= Canoe sprint at the 2019 European Games – Qualification =

There will be a total of 350 athlete quota places available for canoe sprint at the 2019 European Games; 175 each for men and women.

The sole qualification event was the 2018 Canoe Sprint European Championships in Belgrade between 8 and 10 June 2018.

==Qualification rules==
Each National Olympic Committee (NOC) is restricted to one boat per event, which equates to a maximum quota of sixteen boats (ergo a maximum quota of 27 qualified athletes).

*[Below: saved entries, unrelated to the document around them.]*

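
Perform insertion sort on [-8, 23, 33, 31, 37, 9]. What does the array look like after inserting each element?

First element -8 is already 'sorted'
Insert 23: shifted 0 elements -> [-8, 23, 33, 31, 37, 9]
Insert 33: shifted 0 elements -> [-8, 23, 33, 31, 37, 9]
Insert 31: shifted 1 elements -> [-8, 23, 31, 33, 37, 9]
Insert 37: shifted 0 elements -> [-8, 23, 31, 33, 37, 9]
Insert 9: shifted 4 elements -> [-8, 9, 23, 31, 33, 37]


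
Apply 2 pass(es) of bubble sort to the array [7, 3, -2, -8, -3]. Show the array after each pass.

After pass 1: [3, -2, -8, -3, 7] (4 swaps)
After pass 2: [-2, -8, -3, 3, 7] (3 swaps)
Total swaps: 7


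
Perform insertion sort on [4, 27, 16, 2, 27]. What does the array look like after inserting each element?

First element 4 is already 'sorted'
Insert 27: shifted 0 elements -> [4, 27, 16, 2, 27]
Insert 16: shifted 1 elements -> [4, 16, 27, 2, 27]
Insert 2: shifted 3 elements -> [2, 4, 16, 27, 27]
Insert 27: shifted 0 elements -> [2, 4, 16, 27, 27]


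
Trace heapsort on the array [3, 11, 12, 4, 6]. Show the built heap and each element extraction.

Build heap: [12, 11, 3, 4, 6]
Extract 12: [11, 6, 3, 4, 12]
Extract 11: [6, 4, 3, 11, 12]
Extract 6: [4, 3, 6, 11, 12]
Extract 4: [3, 4, 6, 11, 12]


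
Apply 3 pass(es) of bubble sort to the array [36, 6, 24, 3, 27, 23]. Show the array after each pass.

After pass 1: [6, 24, 3, 27, 23, 36] (5 swaps)
After pass 2: [6, 3, 24, 23, 27, 36] (2 swaps)
After pass 3: [3, 6, 23, 24, 27, 36] (2 swaps)
Total swaps: 9


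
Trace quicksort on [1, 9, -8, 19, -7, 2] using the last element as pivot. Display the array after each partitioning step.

Partition 1: pivot=2 at index 3 -> [1, -8, -7, 2, 9, 19]
Partition 2: pivot=-7 at index 1 -> [-8, -7, 1, 2, 9, 19]
Partition 3: pivot=19 at index 5 -> [-8, -7, 1, 2, 9, 19]


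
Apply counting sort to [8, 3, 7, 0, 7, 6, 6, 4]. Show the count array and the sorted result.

Count array: [1, 0, 0, 1, 1, 0, 2, 2, 1]
(count[i] = number of elements equal to i)
Cumulative count: [1, 1, 1, 2, 3, 3, 5, 7, 8]
Sorted: [0, 3, 4, 6, 6, 7, 7, 8]


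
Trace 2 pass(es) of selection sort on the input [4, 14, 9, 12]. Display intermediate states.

Pass 1: Select minimum 4 at index 0, swap -> [4, 14, 9, 12]
Pass 2: Select minimum 9 at index 2, swap -> [4, 9, 14, 12]


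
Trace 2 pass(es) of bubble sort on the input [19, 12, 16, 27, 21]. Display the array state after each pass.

After pass 1: [12, 16, 19, 21, 27] (3 swaps)
After pass 2: [12, 16, 19, 21, 27] (0 swaps)
Total swaps: 3


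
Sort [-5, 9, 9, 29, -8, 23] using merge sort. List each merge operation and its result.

Divide and conquer:
  Merge [9] + [9] -> [9, 9]
  Merge [-5] + [9, 9] -> [-5, 9, 9]
  Merge [-8] + [23] -> [-8, 23]
  Merge [29] + [-8, 23] -> [-8, 23, 29]
  Merge [-5, 9, 9] + [-8, 23, 29] -> [-8, -5, 9, 9, 23, 29]


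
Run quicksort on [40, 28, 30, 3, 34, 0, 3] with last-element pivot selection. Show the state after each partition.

Partition 1: pivot=3 at index 2 -> [3, 0, 3, 40, 34, 28, 30]
Partition 2: pivot=0 at index 0 -> [0, 3, 3, 40, 34, 28, 30]
Partition 3: pivot=30 at index 4 -> [0, 3, 3, 28, 30, 40, 34]
Partition 4: pivot=34 at index 5 -> [0, 3, 3, 28, 30, 34, 40]


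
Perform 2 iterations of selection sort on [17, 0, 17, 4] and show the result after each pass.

Pass 1: Select minimum 0 at index 1, swap -> [0, 17, 17, 4]
Pass 2: Select minimum 4 at index 3, swap -> [0, 4, 17, 17]


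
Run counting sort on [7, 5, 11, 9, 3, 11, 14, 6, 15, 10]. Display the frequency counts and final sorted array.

Count array: [0, 0, 0, 1, 0, 1, 1, 1, 0, 1, 1, 2, 0, 0, 1, 1]
(count[i] = number of elements equal to i)
Cumulative count: [0, 0, 0, 1, 1, 2, 3, 4, 4, 5, 6, 8, 8, 8, 9, 10]
Sorted: [3, 5, 6, 7, 9, 10, 11, 11, 14, 15]


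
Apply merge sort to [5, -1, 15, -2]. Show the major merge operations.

Divide and conquer:
  Merge [5] + [-1] -> [-1, 5]
  Merge [15] + [-2] -> [-2, 15]
  Merge [-1, 5] + [-2, 15] -> [-2, -1, 5, 15]


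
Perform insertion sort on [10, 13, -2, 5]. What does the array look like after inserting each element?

First element 10 is already 'sorted'
Insert 13: shifted 0 elements -> [10, 13, -2, 5]
Insert -2: shifted 2 elements -> [-2, 10, 13, 5]
Insert 5: shifted 2 elements -> [-2, 5, 10, 13]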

Quota places were awarded to NOCs rather than individual athletes (unless stated otherwise) as follows:

- Host NOC: Belarus was guaranteed a minimum quota of four boats - C-1 1000m and K-1 1000m for men; C-1 200m and K-1 500m for women.
- European Championships: The bulk of quota places were awarded by virtue of performances at the qualification event. Each event had its own quota as listed in the qualification system.
- Universality (1): NOCs that failed to earn any men's or women's quota places in the qualification event were entitled to a single athlete-specific quota place in the men's C-1 1000m or women's C-1 200m respectively, provided their athlete contested those events at the qualification event. Two places per event were available for this purpose.
- Universality (2): A single boat quota place in the men's C-2 1000m and women's C-2 500m was awarded by the Tripartite Commission.
- Reallocation: Unused quota spots were reallocated. In practice, this was used where some of an NOC's competitors in a larger boat category also competed in a smaller category, freeing up the athlete quota spot that NOC had earned in the smaller category.

Athletes that qualify and are selected by their NOC can participate in as many canoe sprint events as they wish (including the event they qualified in) as long as no other athlete/boat from their NOC is in their event(s) of choice.